|ZFIN ID: ZDB-PUB-200403-131|
Profound effects of glucocorticoid resistance on anxiety-related behavior in zebrafish adults but not in larvae
Sireeni, J., Bakker, N., Jaikumar, G., Obdam, D., Slabbekoorn, H., Tudorache, C., Schaaf, M.
|Source:||General and comparative endocrinology 292: 113461 (Journal)|
|Registered Authors:||Schaaf, Marcel J. M.|
|Keywords:||Anxiety, Behavior, Depression, Glucocorticoid receptor, Glucocorticoids, Zebrafish|
|PubMed:||32194047 Full text @ Gen. Comp. Endocrinol.|
Sireeni, J., Bakker, N., Jaikumar, G., Obdam, D., Slabbekoorn, H., Tudorache, C., Schaaf, M. (2020) Profound effects of glucocorticoid resistance on anxiety-related behavior in zebrafish adults but not in larvae. General and comparative endocrinology. 292:113461.

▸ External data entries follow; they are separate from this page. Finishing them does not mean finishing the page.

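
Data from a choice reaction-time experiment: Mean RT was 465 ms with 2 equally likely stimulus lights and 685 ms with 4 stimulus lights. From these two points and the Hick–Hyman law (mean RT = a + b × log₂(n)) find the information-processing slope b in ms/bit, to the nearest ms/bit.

The slope on a log₂ axis is (685 − 465) / (2 − 1) = 220 ms/bit.

220 ms/bit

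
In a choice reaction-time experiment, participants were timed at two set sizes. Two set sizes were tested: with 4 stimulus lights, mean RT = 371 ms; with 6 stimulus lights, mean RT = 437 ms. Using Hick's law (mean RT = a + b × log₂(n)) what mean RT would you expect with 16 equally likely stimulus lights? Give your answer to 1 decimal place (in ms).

Solve the two-equation system in a and b:
  b = (437 − 371) / (log₂ 6 − log₂ 4) = 66 / (2.5850 − 2) = 112.828 ms/bit
  a = 371 − 112.828 × 2 = 145.345 ms
Then RT(16) = 145.345 + 112.828 × log₂ 16 = 145.345 + 112.828 × 4 ≈ 596.655 ms.

596.7 ms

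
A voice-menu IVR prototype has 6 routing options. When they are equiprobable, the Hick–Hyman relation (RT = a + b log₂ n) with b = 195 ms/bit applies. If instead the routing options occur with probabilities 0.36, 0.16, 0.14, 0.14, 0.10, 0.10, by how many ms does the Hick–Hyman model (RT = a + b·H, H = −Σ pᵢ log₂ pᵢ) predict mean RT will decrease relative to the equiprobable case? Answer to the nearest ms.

34 ms

Equiprobable entropy H₀ = log₂ 6 = 2.5850 bits.
Skewed entropy H = −Σ pᵢ log₂ pᵢ = 2.4122 bits.
ΔRT = b·(H₀ − H) = 195 × 0.1727 = 33.68 ms.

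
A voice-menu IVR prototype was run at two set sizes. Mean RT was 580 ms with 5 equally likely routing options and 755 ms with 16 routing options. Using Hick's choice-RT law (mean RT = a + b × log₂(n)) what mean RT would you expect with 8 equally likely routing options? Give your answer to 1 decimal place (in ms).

650.7 ms

Solve the two-equation system in a and b:
  b = (755 − 580) / (log₂ 16 − log₂ 5) = 175 / (4 − 2.3219) = 104.286 ms/bit
  a = 580 − 104.286 × 2.3219 = 337.855 ms
Then RT(8) = 337.855 + 104.286 × log₂ 8 = 337.855 + 104.286 × 3 ≈ 650.714 ms.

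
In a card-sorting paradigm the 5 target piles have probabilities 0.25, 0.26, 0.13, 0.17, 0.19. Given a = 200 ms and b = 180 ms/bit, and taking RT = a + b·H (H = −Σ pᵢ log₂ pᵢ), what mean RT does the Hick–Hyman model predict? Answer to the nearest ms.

H = 0.25·log₂(1/0.25) + 0.26·log₂(1/0.26) + 0.13·log₂(1/0.13) + 0.17·log₂(1/0.17) + 0.19·log₂(1/0.19) = 2.2777 bits.
RT = 200 + 180 × 2.2777 = 609.99 ms.

610 ms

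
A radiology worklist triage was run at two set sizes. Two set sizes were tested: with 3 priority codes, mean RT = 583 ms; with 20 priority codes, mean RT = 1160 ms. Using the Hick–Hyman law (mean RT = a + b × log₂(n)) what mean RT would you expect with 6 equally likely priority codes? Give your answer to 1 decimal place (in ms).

793.8 ms

RT is linear in log₂ n, so two points fix the line:
  b = (1160 − 583) / (log₂ 20 − log₂ 3) = 577 / (4.3219 − 1.5850) = 210.817 ms/bit
  a = 583 − 210.817 × 1.5850 = 248.862 ms
Then RT(6) = 248.862 + 210.817 × log₂ 6 = 248.862 + 210.817 × 2.5850 ≈ 793.817 ms.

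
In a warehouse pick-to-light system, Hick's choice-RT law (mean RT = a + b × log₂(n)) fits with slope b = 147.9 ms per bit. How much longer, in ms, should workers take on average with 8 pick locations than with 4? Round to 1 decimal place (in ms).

Only the slope matters, since a is common to both: ΔRT = b·log₂(n₂/n₁).
log₂(8) − log₂(4) = log₂(8/4) = log₂(2) = 1.
ΔRT = 147.9 × 1.0000 = 147.900 ms.

147.9 ms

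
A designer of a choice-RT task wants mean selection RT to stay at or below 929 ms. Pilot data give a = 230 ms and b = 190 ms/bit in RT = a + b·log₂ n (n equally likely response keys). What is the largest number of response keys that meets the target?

12

Set 230 + 190·log₂ n ≤ 929 → log₂ n ≤ (929 − 230)/190 = 3.6789.
So n ≤ 2^3.6789 = 12.808; the largest integer n is 12.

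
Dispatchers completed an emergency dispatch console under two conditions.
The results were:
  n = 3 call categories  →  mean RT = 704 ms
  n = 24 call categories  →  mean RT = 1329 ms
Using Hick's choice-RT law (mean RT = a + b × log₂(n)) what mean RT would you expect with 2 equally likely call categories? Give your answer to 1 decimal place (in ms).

582.1 ms

RT is linear in log₂ n, so two points fix the line:
  b = (1329 − 704) / (log₂ 24 − log₂ 3) = 625 / (4.5850 − 1.5850) = 208.333 ms/bit
  a = 704 − 208.333 × 1.5850 = 373.799 ms
Then RT(2) = 373.799 + 208.333 × log₂ 2 = 373.799 + 208.333 × 1 ≈ 582.133 ms.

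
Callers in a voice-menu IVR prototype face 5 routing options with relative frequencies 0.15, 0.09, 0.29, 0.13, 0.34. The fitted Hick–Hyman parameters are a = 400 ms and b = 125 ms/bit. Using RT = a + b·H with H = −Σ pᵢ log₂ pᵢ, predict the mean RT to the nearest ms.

669 ms

Entropy contributions −pᵢ log₂ pᵢ: 0.4105, 0.3127, 0.5179, 0.3826, 0.5292; sum H = 2.1529 bits.
RT = a + bH = 400 + 125·2.1529 = 669.12 ms.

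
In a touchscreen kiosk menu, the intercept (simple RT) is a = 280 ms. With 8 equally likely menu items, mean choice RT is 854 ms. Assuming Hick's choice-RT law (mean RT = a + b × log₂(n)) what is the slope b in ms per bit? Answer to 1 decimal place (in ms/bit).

191.3 ms/bit

8 alternatives carry log₂ 8 = 3 bits; the choice cost is 854 − 280 = 574 ms, so b = 574/3 = 191.333 ms/bit.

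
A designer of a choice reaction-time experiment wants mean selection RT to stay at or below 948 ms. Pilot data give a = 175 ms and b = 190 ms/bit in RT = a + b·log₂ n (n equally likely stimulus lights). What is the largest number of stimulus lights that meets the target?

Information budget: (948 − 175)/190 = 4.0684 bits, so n ≤ 2^4.0684 = 16.777 → at most 16.

16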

ABSTRACTPreviously, adult zebrafish with a mutation in the gene encoding the glucocorticoid receptor (Gr) were demonstrated to display anxiety- and depression-like behavior that could be reversed by treatment with antidepressant drugs, suggesting that this model system could be applied to study novel therapeutic strategies against depression. Subsequent studies with zebrafish larvae from this grs357 line and a different gr mutant have not confirmed these effects. To investigate this discrepancy, we have analyzed the anxiety-like behavior in 5 dpf grs357 larvae using a dark/tapping stimulus test and a light/dark preference test. In addition, grs357 adult fish were subjected to an open field test. The results showed that in larvae the mutation mainly affected general locomotor activity (decreased velocity in the dark/tapping stimulus test, increased velocity in the light/dark preference test). However, parameters considered specific readouts for anxiety-like behavior (response to dark/tapping stimulus, time spent in dark zone) were not altered by the mutation. In adults, the mutants displayed a profound increase in anxiety-like behavior (time spent in outer zone in open field test), besides changes in locomotor activity (decreased velocity, increased angular velocity and freezing time). We conclude that the neuronal circuitry involved in anxiety- and depression-like behavior is largely affected by deficient Gr signaling in adult fish but not in larvae, indicating that this circuitry only fully develops after the larval stages in zebrafish. This makes the zebrafish an interesting model to study the ontology of anxiety- and depression-related pathology which results from deficient glucocorticoid signaling.